Dáil debates

Thursday, 31 May 2018

Judicial Appointments Commission Bill 2017: Report Stage (Resumed) and Final Stage

 

3:45 pm

Photo of Donnchadh Ó LaoghaireDonnchadh Ó Laoghaire (Cork South Central, Sinn Fein) | Oireachtas source

A number of references were made to amendment No. 87, which is not part of this grouping, but some of the references may be relevant depending on how that amendment fares. I had my mind made up about amendment No. 87 and I will not be supporting it. It is not consistent with the philosophy underlining the Bill. I find it difficult to understand the logic behind it. I am speaking to the amendment because it is relevant, in particular, to the first amendment in this grouping, amendment No. 75, and obviously the meaning of that will change depending on what section, or version of it, it is referencing.

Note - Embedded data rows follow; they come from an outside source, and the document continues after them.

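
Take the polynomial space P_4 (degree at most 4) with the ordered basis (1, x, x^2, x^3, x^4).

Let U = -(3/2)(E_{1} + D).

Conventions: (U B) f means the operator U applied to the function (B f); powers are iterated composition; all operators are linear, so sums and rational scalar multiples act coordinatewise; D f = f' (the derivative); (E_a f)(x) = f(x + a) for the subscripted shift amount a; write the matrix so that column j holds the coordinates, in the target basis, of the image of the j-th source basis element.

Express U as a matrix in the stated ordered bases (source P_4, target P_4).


image of 1: -3/2
image of x: -(3/2)x - 3
image of x^2: -(3/2)x^2 - 6x - 3/2
image of x^3: -(3/2)x^3 - 9x^2 - (9/2)x - 3/2
image of x^4: -(3/2)x^4 - 12x^3 - 9x^2 - 6x - 3/2
each image's coordinates form column j of the matrix

the matrix is [[-3/2, -3, -3/2, -3/2, -3/2]; [0, -3/2, -6, -9/2, -6]; [0, 0, -3/2, -9, -9]; [0, 0, 0, -3/2, -12]; [0, 0, 0, 0, -3/2]] (rows listed top to bottom)


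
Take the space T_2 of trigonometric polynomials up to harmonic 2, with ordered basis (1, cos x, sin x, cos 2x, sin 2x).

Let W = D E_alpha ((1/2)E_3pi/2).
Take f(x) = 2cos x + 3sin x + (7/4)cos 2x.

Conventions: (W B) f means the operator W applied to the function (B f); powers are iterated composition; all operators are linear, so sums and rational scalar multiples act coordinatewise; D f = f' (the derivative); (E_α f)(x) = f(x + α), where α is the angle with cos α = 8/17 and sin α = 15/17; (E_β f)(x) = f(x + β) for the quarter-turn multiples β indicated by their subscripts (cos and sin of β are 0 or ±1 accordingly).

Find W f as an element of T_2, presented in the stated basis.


E_3pi/2 f = -3cos x + 2sin x - (7/4)cos 2x
((1/2)E_3pi/2) f = -(3/2)cos x + sin x - (7/8)cos 2x
E_alpha ((1/2)E_3pi/2) f = (3/17)cos x + (61/34)sin x + (1127/2312)cos 2x + (210/289)sin 2x
D E_alpha ((1/2)E_3pi/2) f = (61/34)cos x - (3/17)sin x + (420/289)cos 2x - (1127/1156)sin 2x

the image equals g(x) = (61/34)cos x - (3/17)sin x + (420/289)cos 2x - (1127/1156)sin 2x


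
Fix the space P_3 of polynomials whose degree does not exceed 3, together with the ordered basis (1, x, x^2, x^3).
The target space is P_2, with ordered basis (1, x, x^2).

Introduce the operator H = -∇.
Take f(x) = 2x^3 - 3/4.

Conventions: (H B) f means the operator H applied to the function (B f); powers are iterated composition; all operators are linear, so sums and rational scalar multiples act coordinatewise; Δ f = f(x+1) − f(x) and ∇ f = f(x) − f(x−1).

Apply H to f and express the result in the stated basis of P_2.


∇ f = 6x^2 - 6x + 2
(-∇) f = -6x^2 + 6x - 2

the image equals g(x) = -6x^2 + 6x - 2


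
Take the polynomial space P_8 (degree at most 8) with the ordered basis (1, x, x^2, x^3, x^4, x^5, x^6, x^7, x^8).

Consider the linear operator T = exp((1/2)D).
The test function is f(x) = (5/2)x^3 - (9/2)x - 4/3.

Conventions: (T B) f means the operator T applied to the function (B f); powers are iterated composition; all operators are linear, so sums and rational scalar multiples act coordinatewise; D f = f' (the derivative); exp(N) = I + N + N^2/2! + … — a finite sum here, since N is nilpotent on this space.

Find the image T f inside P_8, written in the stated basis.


order-1 term: (15/4)x^2 - 9/4
order-2 term: (15/8)x
order-3 term: 5/16
the series for exp((1/2)D) f terminates at order 3
exp((1/2)D) f = (5/2)x^3 + (15/4)x^2 - (21/8)x - 157/48

the image equals g(x) = (5/2)x^3 + (15/4)x^2 - (21/8)x - 157/48


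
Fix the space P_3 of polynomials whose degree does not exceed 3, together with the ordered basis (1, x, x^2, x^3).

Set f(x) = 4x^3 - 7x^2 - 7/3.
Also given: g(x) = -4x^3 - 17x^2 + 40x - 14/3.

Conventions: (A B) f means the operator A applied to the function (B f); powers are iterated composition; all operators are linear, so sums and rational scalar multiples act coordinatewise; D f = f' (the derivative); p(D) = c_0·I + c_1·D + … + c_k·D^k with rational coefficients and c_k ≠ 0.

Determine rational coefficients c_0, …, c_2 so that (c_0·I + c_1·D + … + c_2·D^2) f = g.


D^0 f = 4x^3 - 7x^2 - 7/3
D^1 f = 12x^2 - 14x
D^2 f = 24x - 14
matching coefficients of g against c_0 f + c_1 Df + … from the top degree down determines the c_i
solution: c_0 = -1, c_1 = -2, c_2 = 1/2

c_0 = -1, c_1 = -2, c_2 = 1/2


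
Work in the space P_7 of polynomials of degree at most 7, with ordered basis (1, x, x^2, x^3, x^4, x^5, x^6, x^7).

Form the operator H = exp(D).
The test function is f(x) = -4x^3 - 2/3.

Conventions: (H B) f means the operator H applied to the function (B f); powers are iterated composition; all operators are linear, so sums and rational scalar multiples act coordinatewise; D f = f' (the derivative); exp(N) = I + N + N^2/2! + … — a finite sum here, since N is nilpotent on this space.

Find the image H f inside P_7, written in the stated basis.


order-1 term: -12x^2
order-2 term: -12x
order-3 term: -4
the series for exp(D) f terminates at order 3
exp(D) f = -4x^3 - 12x^2 - 12x - 14/3

g(x) = -4x^3 - 12x^2 - 12x - 14/3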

The debate has been very much about open and transparent appointments and so on. Much of the discussion has been about a lay majority, having a wide experience of backgrounds and a mixture of legal, lay people and expert lay people. In that context, I find it difficult to understand why that process would not be followed when it comes to the superior court appointments. If we are going to the trouble establishing a commission of this nature, I do not understand, given the limited number of appointments that the members of it will have to make, why we cannot consider that they would be trusted with those appointments. It is right and proper that the appointments would be made by the commission much the same as any other appointments. I will be opposing that amendment. I will support the first amendment on the basis of that because it is referencing it, but I would hope that the section will remain the same.

Amendment No. 97 deletes an amendment which relates to written reasons. That is another amendment I will oppose. I do not believe that the requirement to give a written reason is in any way unconstitutional, legally unsound or in any way interferes with the independence of the Judiciary. As long as the names recommended by the commission are not released, it does not interfere with the ultimate jurisdiction and the constitutional right of Government to select the candidate it wishes. I made the argument on Committee Stage that one would hope the Government would depart only rarely from the names recommended to it. The provision is there to provide that if a Government was to routinely depart from the commission's recommendation, it would explain it. Otherwise, it would undermine the body and the approach being taken. The philosophy here is that there is a constitutional restriction so we set up this body, which will come up with recommendations and, consequently, the Government will feel obliged to follow it because this process exists and it would be reluctant to depart from it. If there are not written reasons, there is less of an incentive to do that.

I would add that this is the process in England and Wales, for example, where the relevant judicial appointments commission selects candidates and submits their names to the relevant authority which in that case would be the Lord Chancellor, the Lord Chief Justice or the senior president of tribunals and so on. Invariably that figure, albeit within a different constitutional framework, accepts the recommendation and can only reject it on the basis that the person recommended is not suitable and reasons are provided in writing. I believe it would be a mistake to remove that requirement. I do not believe it causes any difficulty or that it would be beyond the capacity of Government, particularly with the proviso that the names would not necessarily be published but that the rationale would be provided in Iris Oifigiúil.